Meski dia sangat sayang pada BCA, dia justru mempertahankan Bogasari dan PT Indofood Sukses Makmur Tbk, perusahaan yang hanya membuat tepung terigu dan Indomie.

Direktur Indofood Sukses Makmur yang juga menantu Liem, Franciscus Welirang, mengatakan alasan Oom Liem --sapaan akrab Liem Sioe Liong-- mempertahankan Indofood. Menurut dia ini semua pilihan: perbankan atau industri barang konsumsi. "Dan industri (barang konsumsi) lebih bervariatif," kata Franky.

Indofood saat ini adalah grup besar yang menguasai bahan pangan dari hulu hingga hilir. Urusan hulu, grup ini memiliki PT Salim Ivomas Pratama Tbk dan PT PP London Sumatra Indonesia Tbk. Keduanya memiliki perkebunan sawit, pengolahan minyak sawit mentah (CPO), hingga pengolahan minyak jadi dengan merek Bimoli dan Simas.

Kedua perusahaan yang tercatat di Bursa Efek Indonesia ini adalah anak perusahaan Indofood Agri Resources Ltd, yang berbasis di Singapura.
Grup Indofood juga punya Bogasari, perusahaan penggilingan gandum terintegrasi terbesar di dunia. Memiliki pabrik di Jakarta dan Surabaya, perusahaan ini didukung lima kapal besar tipe panamax dan handymax untuk mengangkut gandum dan mendistribusikan terigu. Bogasari juga memiliki pabrik kantong terigu.

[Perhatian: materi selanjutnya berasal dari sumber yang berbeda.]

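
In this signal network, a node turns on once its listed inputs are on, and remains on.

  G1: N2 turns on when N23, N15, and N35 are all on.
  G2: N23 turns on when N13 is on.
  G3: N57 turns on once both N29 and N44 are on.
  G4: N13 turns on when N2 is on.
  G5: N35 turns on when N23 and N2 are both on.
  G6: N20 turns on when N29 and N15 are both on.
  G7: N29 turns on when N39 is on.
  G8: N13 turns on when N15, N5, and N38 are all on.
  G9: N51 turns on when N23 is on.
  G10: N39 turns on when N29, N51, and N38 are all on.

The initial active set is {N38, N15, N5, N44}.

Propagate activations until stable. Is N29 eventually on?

N29 would need N39 (G7), but N39 never turns on.

No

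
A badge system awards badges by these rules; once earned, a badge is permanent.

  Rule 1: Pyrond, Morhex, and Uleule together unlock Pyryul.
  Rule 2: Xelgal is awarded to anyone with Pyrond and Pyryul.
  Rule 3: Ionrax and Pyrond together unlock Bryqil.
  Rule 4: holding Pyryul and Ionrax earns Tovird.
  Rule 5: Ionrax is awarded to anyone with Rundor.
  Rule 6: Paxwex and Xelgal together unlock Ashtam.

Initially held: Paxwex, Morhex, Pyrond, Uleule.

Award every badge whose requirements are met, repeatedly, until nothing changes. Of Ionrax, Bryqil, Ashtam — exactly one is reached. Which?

Ashtam

With Pyrond, Morhex, and Uleule, Pyryul is earned (Rule 1).
With Pyrond and Pyryul, Xelgal is earned (Rule 2).
With Paxwex and Xelgal, Ashtam is earned (Rule 6).
Bryqil would need Ionrax and Pyrond (Rule 3), but Ionrax is never earned. Ionrax would need Rundor (Rule 5), but Rundor is never earned.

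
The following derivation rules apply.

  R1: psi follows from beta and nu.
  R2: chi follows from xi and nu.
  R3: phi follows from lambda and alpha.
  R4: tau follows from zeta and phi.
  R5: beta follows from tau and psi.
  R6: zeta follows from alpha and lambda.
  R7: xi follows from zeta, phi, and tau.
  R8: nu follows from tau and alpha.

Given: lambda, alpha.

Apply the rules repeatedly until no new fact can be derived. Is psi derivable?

No

psi would need beta and nu (R1), but beta is never established.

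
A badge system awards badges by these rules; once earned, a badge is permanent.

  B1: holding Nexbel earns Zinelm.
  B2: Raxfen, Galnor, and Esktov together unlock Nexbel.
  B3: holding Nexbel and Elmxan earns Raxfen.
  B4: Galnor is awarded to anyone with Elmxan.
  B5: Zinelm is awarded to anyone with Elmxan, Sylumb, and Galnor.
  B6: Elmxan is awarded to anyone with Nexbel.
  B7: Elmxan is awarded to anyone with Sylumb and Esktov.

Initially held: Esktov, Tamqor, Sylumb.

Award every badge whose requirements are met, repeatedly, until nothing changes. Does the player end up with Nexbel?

Nexbel would need Raxfen, Galnor, and Esktov (B2), but Raxfen is never earned.

No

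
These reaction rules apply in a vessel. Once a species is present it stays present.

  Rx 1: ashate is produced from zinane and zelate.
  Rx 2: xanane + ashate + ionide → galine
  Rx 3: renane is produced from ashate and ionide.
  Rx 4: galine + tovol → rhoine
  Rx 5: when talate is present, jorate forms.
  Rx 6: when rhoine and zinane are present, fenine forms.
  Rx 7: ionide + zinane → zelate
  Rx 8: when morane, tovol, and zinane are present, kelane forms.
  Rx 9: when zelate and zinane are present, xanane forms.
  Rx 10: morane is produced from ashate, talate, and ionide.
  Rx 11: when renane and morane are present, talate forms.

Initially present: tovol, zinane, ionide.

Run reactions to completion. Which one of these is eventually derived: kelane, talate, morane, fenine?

ionide and zinane present → zelate forms (Rx 7).
zelate and zinane present → xanane forms (Rx 9).
zinane and zelate present → ashate forms (Rx 1).
xanane, ashate, and ionide present → galine forms (Rx 2).
galine and tovol present → rhoine forms (Rx 4).
rhoine and zinane present → fenine forms (Rx 6).
kelane would need morane, tovol, and zinane (Rx 8), but morane never forms. morane would need ashate, talate, and ionide (Rx 10), but talate never forms. talate would need renane and morane (Rx 11), but morane never forms.

fenine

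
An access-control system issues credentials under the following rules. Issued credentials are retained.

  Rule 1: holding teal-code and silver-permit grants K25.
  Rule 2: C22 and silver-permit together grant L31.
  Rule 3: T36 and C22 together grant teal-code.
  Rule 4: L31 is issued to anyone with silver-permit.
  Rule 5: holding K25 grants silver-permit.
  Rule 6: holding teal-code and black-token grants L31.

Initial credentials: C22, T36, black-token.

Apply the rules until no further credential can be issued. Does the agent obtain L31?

Yes

Holding T36 and C22 grants teal-code (Rule 3).
Holding teal-code and black-token grants L31 (Rule 6).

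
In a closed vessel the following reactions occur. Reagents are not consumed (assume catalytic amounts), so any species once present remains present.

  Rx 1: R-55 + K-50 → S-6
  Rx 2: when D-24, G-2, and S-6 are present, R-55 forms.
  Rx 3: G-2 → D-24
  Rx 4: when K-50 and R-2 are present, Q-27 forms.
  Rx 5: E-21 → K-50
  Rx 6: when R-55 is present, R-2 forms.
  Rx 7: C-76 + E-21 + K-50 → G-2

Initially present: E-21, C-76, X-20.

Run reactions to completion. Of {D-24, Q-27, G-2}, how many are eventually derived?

E-21 present → K-50 forms (Rx 5).
C-76, E-21, and K-50 present → G-2 forms (Rx 7).
G-2 present → D-24 forms (Rx 3).
D-24: reached.
Q-27 would need K-50 and R-2 (Rx 4), but R-2 never forms.
G-2: reached.
Reached: D-24 and G-2 — 2 of the 3.

2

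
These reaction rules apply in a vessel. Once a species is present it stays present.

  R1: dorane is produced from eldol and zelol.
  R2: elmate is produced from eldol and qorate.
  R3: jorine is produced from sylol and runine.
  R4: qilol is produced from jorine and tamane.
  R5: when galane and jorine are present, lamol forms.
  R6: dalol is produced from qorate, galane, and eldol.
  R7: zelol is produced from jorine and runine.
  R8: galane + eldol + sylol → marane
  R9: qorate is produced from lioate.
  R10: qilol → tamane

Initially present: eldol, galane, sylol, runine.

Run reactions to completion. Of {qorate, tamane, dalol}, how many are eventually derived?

0

qorate would need lioate (R9), but lioate never forms.
tamane would need qilol (R10), but qilol never forms.
dalol would need qorate, galane, and eldol (R6), but qorate never forms.
None of the 3 are reached.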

Untuk industri pangan hilir, Indofood memiliki PT Indofood CBP Sukses Makmur Tbk yang bergerak memproduksi mi instan, bumbu-bumbu, susu, makanan ringan, makanan bayi. Untuk urusan kemasan dan distribusi, Indofood memiliki perusahaan yang menanganinya.

Benarkah Indofood mesin uang keluarga Liem? Franky Welirang buka suara. "Tidak benar seratus persen, itu kan perusahaan publik," katanya. Memang benar, keluarga Salim hanya mengendalikan 50,1 persen melalui First Pacific Holdings. Sisanya dimiliki publik.

Franky juga tak begitu senang Indofood disebut mesin uang. Menurutnya, semua demi kontribusi terhadap perekonomian bangsa. "Termasuk bagaimana memberikan lapangan kerja," katanya. "Usaha itu aktivitas, uang itu hasil."

Dan, uang bagi keluarga Salim, datang dari berbagai penjuru. Tak cuma di Indonesia, induk perusahaannya, First Pacific Company, berada di Hong Kong. Bisnisnya menggurita di Filipina. Dengan bendera Metro Pacific Investments Corporation, Philippine Long Distance Telephone Company, dan Philex Mining Corporation, keluarga Salim menguasai jalan tol, distribusi air minum, rumah sakit, listrik, telekomunikasi, dan pertambangan.

Ketika Liem Sioe Liong meninggal, yang tersaksikan perusahaannya bertahan dan kian maju. Pada akhir 2011, misalnya, aset First Pacific Company tercatat US$7,88 miliar. Jumlah itu membengkak dibandingkan 2003, yang hanya US$1,29 miliar.